There is a desire to leave a legacy for our children. We want them to know how much we’ve loved, sacrificed, and broke for the sake of their growth. We want to remember the little moments that felt like our heart would explode in love and pride for them.
My Mamahood sessions are about leaving a legacy for your children. Letting them know just how much you love them. They are telling your story and legacy of motherhood. The story you write in the small quiet moments just before bed, the hours helping with homework, driving to all their games just to be their biggest cheer leader, late night feedings, and patients to stay calm when they pull every toy out of the bin and every cushion off the couch. It is your chance to tell them in words and photos that you love them to the moon and back.
If you’d like to have your own My Mamahood Session click here.
This is My Mamahood to my two beautiful babies, Delilah & Crosby.
We waited two long years to have you, Delilah. Two of the longest most painful years, wanting so badly to be a parent and not understand why we couldn’t. When I tell you it’s hard to wait now, I want you to know I understand waiting. I understand wanting something so badly that you’re life feels like it’s on hold until you have it. I know what it’s like to cry hot wet tears because it feels unfair. I will tell you each time that the wait is worth it. That God knows the right time ALWAYS. And there is always something to learn in the waiting. Sometimes you just don’t see it until it’s finally over.
I don’t want to grow old to regret the early years of your lives.
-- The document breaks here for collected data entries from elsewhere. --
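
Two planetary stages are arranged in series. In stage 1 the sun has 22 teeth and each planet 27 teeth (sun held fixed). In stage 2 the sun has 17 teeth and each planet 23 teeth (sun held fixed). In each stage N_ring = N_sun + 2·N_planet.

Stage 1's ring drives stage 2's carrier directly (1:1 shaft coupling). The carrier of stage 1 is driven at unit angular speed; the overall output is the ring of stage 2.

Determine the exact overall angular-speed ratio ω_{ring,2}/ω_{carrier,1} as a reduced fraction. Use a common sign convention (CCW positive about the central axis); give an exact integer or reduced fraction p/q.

280/171

Stage 1: N_ring = 22 + 2·27 = 76
Stage 1: 22(ω_s−ω_c) = −76(ω_r−ω_c),  ω_s=0, ω_c=1
Stage 1: ω_r = 1 − (22/76)(0−1) = 49/38
  ⇒ ω_r¹/ω_c¹ = 49/38
Stage 2: N_ring = 17 + 2·23 = 63
Stage 2: 17(ω_s−ω_c) = −63(ω_r−ω_c),  ω_s=0, ω_c=1
Stage 2: ω_r = 1 − (17/63)(0−1) = 80/63
  ⇒ ω_r²/ω_c² = 80/63
Coupling ω_c² = ω_r¹ ⇒ overall = 49/38 × 80/63 = 280/171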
Being a parent is and will always be the hardest heart work I ever do.
The day you came earth side Crosby I knew my plans are nothing compared to what God plans. You have been a sweet, giggly, snuggling little boy that I never knew I needed.
I wish I’d known how hard this journey would be. But I think it’s impossible to adequately express and prepare for the unknown. Several dear friends tried to tell me, but truly you don’t know until you’re walking the road. The hard parts can swallow you whole when you aren’t looking. It’s easy to believe that life will always be this hard. I’ve had to learn to crawl out into the sunshine. You’ve both taught me to be grateful for the little things, the moments that stretch and challenge me. You’ve taught me it’s all part of life, the good and the bad. And the bad really isn’t that bad, it’s just a matter of perspective.
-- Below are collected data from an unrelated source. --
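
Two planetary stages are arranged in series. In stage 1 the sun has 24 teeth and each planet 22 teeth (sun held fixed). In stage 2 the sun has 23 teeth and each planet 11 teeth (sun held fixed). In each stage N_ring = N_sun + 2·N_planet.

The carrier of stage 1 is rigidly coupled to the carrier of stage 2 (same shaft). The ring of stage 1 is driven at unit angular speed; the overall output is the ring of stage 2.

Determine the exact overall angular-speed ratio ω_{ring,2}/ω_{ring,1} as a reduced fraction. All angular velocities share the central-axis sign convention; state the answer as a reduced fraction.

1156/1035

Stage 1: N_ring = 24 + 2·22 = 68
Stage 1: 24(ω_s−ω_c) = −68(ω_r−ω_c),  ω_s=0, ω_r=1
Stage 1: 24(0−ω_c) = −68(1−ω_c)  ⇒  92ω_c = 68  ⇒  ω_c = 17/23
  ⇒ ω_c¹/ω_r¹ = 17/23
Stage 2: N_ring = 23 + 2·11 = 45
Stage 2: 23(ω_s−ω_c) = −45(ω_r−ω_c),  ω_s=0, ω_c=1
Stage 2: ω_r = 1 − (23/45)(0−1) = 68/45
  ⇒ ω_r²/ω_c² = 68/45
Coupling ω_c² = ω_c¹ ⇒ overall = 17/23 × 68/45 = 1156/1035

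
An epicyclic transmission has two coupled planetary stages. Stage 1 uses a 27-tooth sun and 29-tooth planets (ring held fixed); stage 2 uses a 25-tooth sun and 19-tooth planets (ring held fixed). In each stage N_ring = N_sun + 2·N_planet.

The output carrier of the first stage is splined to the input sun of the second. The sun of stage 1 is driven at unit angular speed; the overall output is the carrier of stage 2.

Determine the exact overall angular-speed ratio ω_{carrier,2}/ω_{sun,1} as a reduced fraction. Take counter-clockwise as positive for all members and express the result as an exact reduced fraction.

675/9856

Stage 1: N_ring = 27 + 2·29 = 85
Stage 1: 27(ω_s−ω_c) = −85(ω_r−ω_c),  ω_r=0, ω_s=1
Stage 1: 27(1−ω_c) = −85(0−ω_c)  ⇒  112ω_c = 27  ⇒  ω_c = 27/112
  ⇒ ω_c¹/ω_s¹ = 27/112
Stage 2: N_ring = 25 + 2·19 = 63
Stage 2: 25(ω_s−ω_c) = −63(ω_r−ω_c),  ω_r=0, ω_s=1
Stage 2: 25(1−ω_c) = −63(0−ω_c)  ⇒  88ω_c = 25  ⇒  ω_c = 25/88
  ⇒ ω_c²/ω_s² = 25/88
Coupling ω_s² = ω_c¹ ⇒ overall = 27/112 × 25/88 = 675/9856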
Dinner time is sacred in our house. Every moment could be chaotic and rushed leading up, but the moment I sit in that chair and look at my beautiful family, I breath a deep soul filling breath of love. Of course with small children dinner has had it’s challenges, but it still is my favorite part of the day.
You both make me a better human being. You have opened parts of my heart I didn’t know I was holding closed. You continue to challenge me and deserve the best version of me I can give you. You are human just as I am, but your unconditional love and ability to go from screaming to kisses constantly astounds me. You have a talent for finding my hot spots and exploiting them. Without a doubt when I’m feeling less then my usual happy joyful self, Delilah, you will test my patients and push the limits till I crack. Every time it happens I dig deeper then I thought I could muster and come out the other side a little wiser and little calmer. At the rate you’re going I’ll be a zen goddess by the time you’re a teen, lord knows I’ll need it then.